A vivid story of revenge and forgiveness, of a culture smothering the dreams of freedom, and of tradition against courage, Three Flames grows directly from Lightman’s work as the founder of the Harpswell Foundation, a nonprofit organization whose mission is to advance a new generation of female leaders in Cambodia and all of Southeast Asia.

Alan Lightman’s Three Flames follows the story of a Cambodian family throughout the years told through interwoven chapters from each family member’s point of view. I love family stories that are told throughout the decades, illuminating the secret pains and joys each member of the family harbors. Even though it’s a short book, I found myself thoroughly engaged and involved with the story, and I couldn’t put it down. It’s easy to read in a single sitting or two, and the lives of the characters and the struggles they faced will stick with you and make you think as they did for me.

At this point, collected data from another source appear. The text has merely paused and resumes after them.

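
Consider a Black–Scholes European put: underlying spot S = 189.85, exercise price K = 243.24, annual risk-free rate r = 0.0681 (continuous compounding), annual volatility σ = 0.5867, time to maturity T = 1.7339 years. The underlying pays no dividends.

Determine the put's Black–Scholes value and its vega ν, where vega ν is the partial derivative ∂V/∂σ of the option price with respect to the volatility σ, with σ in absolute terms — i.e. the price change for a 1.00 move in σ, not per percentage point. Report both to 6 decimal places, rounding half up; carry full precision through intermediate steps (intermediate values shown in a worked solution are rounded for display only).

price = 75.008787
ν = 97.382358

σ√T = 0.5867·√1.7339 = 0.772553
d₁ = (ln(S/K) + (r+σ²/2)T) / (σ√T) = (ln(189.85/243.24) + (0.0681+0.5867²/2)·1.7339) / 0.772553 = (-0.247814 + 0.416497) / 0.772553 = 0.218345
d₂ = d₁ − σ√T = 0.218345 − 0.772553 = -0.554208
e^{−rT} = e^{−0.0681·1.7339} = 0.888626
N(−d₁) = 0.413580,  N(−d₂) = 0.710282
Put price V = K·e^{−rT}·N(−d₂) − S·N(−d₁) = 153.526972 − 78.518185 = 75.008787
φ(d₁) = (1/√(2π))·e^{−d₁²/2} = 0.389545
ν = S·φ(d₁)·√T = 97.382358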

Three Flames explores the costs and consequences of living in a deeply patriarchal society and the affects that has on both men and women and the roles each are expected to perform. It’s difficult sometimes to reconcile that some of this story is set in the last decade because I, as a white woman living in America, am incredibly privileged and have many more freedoms than the women have in Cambodia today. Lightman’s work and passion with his foundation to assist women in Cambodia shines in this novel, giving a voice to people that many may not have heard about or thought of without having read this. It’s a reminder to us all that oppression against women and others thought of as “lesser” still exists to such extremes (and what we might call outdated ways) today.

Lightman’s use of language and theme is precise, rich, compassionate, and fitting for a novel that delves into difficult realities. It’s well worth looking into, and I haven’t stopped thinking about it since I finished it.

Many thanks to Counterpoint LLC for sending me a complimentary copy to review! All opinions are my own.